As college football players at Northwestern attempt to form a union, an NFL CEO who previously served as the Wildcats A.D. thinks a proliferation of unionization could affect pro football in one very specific way.
“[T]he NCAA colleges have served as a great breeding ground for NFL teams over the years,” Packers President and CEO Mark Murphy writes in response to a fan question submitted to Packers.com. “If the college players unionize, there will be more pressure on the NFL to establish a developmental league.”
Murphy doesn’t explain how the presence of unions at the NCAA level would pressure the league to create a developmental league. And the connection isn’t immediately clear.

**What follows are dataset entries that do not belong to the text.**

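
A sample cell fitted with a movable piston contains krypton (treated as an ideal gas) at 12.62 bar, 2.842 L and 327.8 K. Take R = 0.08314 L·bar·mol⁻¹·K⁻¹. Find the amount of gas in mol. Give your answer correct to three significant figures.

PV = nRT ⇒ n = PV/(RT) = (12.62 × 2.842) / (0.08314 × 327.8)

n ≈ 1.32 mol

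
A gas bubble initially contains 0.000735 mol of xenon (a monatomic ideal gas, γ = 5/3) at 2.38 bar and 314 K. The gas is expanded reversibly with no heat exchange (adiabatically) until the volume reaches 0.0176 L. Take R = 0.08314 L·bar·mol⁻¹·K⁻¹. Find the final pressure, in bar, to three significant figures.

P₂ ≈ 0.648 bar

From PV = nRT: V₁ = nRT₁/P₁ = 0.008062 L.
Adiabatic (γ = 5/3), T V^(γ−1) and P V^γ constant: T₂ = T₁·(V₁/V₂)^(γ−1) = 186.6 K; P₂ = P₁·(V₁/V₂)^γ = 0.6478 bar.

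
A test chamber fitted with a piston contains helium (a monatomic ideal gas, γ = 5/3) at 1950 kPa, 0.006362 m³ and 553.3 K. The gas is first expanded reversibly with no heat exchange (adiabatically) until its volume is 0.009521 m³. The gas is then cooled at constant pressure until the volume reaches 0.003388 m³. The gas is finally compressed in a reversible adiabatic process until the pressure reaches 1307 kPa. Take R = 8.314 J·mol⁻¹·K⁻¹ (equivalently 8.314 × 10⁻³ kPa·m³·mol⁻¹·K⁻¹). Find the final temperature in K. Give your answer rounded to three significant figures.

T₄ ≈ 168 K

Adiabatic (γ = 5/3), T V^(γ−1) and P V^γ constant: T₂ = T₁·(V₁/V₂)^(γ−1) = 422.9 K; P₂ = P₁·(V₁/V₂)^γ = 995.9 kPa.
Isobaric, so V/T is constant: P₃ = P₂; T₃ = T₂·(V₃/V₂) = 150.5 K.
Reversible adiabatic, γ = 5/3: T₄ = T₃·(P₄/P₃)^((γ−1)/γ) = 167.8 K; V₄ = V₃·(P₃/P₄)^(1/γ) = 0.002878 m³.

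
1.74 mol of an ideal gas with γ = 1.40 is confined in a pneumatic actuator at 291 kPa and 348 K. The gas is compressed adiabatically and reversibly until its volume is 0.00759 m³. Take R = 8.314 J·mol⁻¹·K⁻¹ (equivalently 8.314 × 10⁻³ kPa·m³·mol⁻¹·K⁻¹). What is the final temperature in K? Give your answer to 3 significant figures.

From PV = nRT: V₁ = nRT₁/P₁ = 0.01730 m³.
Reversible adiabatic, γ = 1.40: T₂ = T₁·(V₁/V₂)^(γ−1) = 483.8 K; P₂ = P₁·(V₁/V₂)^γ = 922.2 kPa.

T₂ ≈ 484 K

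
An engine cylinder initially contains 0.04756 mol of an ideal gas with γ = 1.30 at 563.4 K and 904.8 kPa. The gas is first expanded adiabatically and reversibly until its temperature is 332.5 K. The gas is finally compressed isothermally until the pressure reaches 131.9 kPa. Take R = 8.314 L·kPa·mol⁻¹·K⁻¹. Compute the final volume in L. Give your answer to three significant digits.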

Currently, college football provides the sole developmental program for the NFL, honing players’ skills and forcing the NFL-caliber cream to the top. It’s possible that Murphy (who is the closest thing the Packers have to an actual owner) and other owners believe that enough colleges would drop football to require the NFL to fill the void with a minor league system.
It’s also possible that the NFL fears college football will attempt to pass along some of the costs of unionized college football, imposing significant fees for the ability to scout players and obtain game film. At some point, the expenses could become sufficiently significant that the NFL decides to say, “Screw it, we’ll form our own developmental league and compete with college football.”

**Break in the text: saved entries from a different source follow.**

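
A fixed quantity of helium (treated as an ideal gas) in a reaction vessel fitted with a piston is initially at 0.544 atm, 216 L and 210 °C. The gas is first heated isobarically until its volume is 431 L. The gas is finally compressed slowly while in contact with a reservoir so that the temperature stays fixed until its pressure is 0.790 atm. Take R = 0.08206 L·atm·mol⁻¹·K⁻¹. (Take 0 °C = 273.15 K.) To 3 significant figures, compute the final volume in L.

V₃ ≈ 297 L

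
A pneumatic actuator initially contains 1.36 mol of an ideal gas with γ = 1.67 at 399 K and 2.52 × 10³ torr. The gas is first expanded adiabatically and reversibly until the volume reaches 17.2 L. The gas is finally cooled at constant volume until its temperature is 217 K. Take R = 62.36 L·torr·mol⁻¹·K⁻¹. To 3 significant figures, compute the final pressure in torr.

P₃ ≈ 1.07e+03 torr

From PV = nRT: V₁ = nRT₁/P₁ = 13.43 L.
Reversible adiabatic, γ = 1.67: T₂ = T₁·(V₁/V₂)^(γ−1) = 338.0 K; P₂ = P₁·(V₁/V₂)^γ = 1667 torr.
V constant ⇒ P ∝ T: V₃ = V₂; P₃ = P₂·(T₃/T₂) = 1070 torr.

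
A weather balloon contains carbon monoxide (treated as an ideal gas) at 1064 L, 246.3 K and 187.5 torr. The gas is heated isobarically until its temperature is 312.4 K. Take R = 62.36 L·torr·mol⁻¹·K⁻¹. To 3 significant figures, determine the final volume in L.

P constant ⇒ V ∝ T: P₂ = P₁; V₂ = V₁·(T₂/T₁) = 1350 L.

V₂ ≈ 1.35e+03 L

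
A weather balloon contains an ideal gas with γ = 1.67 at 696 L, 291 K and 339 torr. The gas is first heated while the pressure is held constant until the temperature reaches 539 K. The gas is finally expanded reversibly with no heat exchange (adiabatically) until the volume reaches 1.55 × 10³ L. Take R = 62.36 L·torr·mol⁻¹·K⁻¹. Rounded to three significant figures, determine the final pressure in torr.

Isobaric, so V/T is constant: P₂ = P₁; V₂ = V₁·(T₂/T₁) = 1289 L.
Adiabatic (γ = 1.67), T V^(γ−1) and P V^γ constant: T₃ = T₂·(V₂/V₃)^(γ−1) = 476.4 K; P₃ = P₂·(V₂/V₃)^γ = 249.2 torr.

P₃ ≈ 249 torr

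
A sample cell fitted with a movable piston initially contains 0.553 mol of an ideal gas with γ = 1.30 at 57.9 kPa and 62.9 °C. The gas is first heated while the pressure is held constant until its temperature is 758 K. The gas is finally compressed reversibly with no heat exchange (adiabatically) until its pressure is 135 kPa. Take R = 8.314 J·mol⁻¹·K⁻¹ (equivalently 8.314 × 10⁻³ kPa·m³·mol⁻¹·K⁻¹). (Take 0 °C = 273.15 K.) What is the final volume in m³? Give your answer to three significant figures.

V₃ ≈ 0.0314 m³

Convert: T₁ = 336.0 K.
From PV = nRT: V₁ = nRT₁/P₁ = 0.02668 m³.
P constant ⇒ V ∝ T: P₂ = P₁; V₂ = V₁·(T₂/T₁) = 0.06019 m³.
Reversible adiabatic, γ = 1.30: T₃ = T₂·(P₃/P₂)^((γ−1)/γ) = 921.5 K; V₃ = V₂·(P₂/P₃)^(1/γ) = 0.03138 m³.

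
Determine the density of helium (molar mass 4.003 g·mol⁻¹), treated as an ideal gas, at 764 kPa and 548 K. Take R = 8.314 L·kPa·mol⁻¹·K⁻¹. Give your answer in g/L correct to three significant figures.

ρ = PM/(RT) = (764 × 4.003) / (8.314 × 548.0)

ρ ≈ 0.671 g/L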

Or it could be that the NFL will merely talk about forming a developmental league to ensure that college football doesn’t get any ideas about covering the costs of paying players by trying to collect new and sizable revenues from the NFL.
Regardless, if college football programs become legally required to pay players, significant changes will occur. Given the benefits the NFL receives from the free farm system of college football, significant changes to college football inevitably will impact pro football.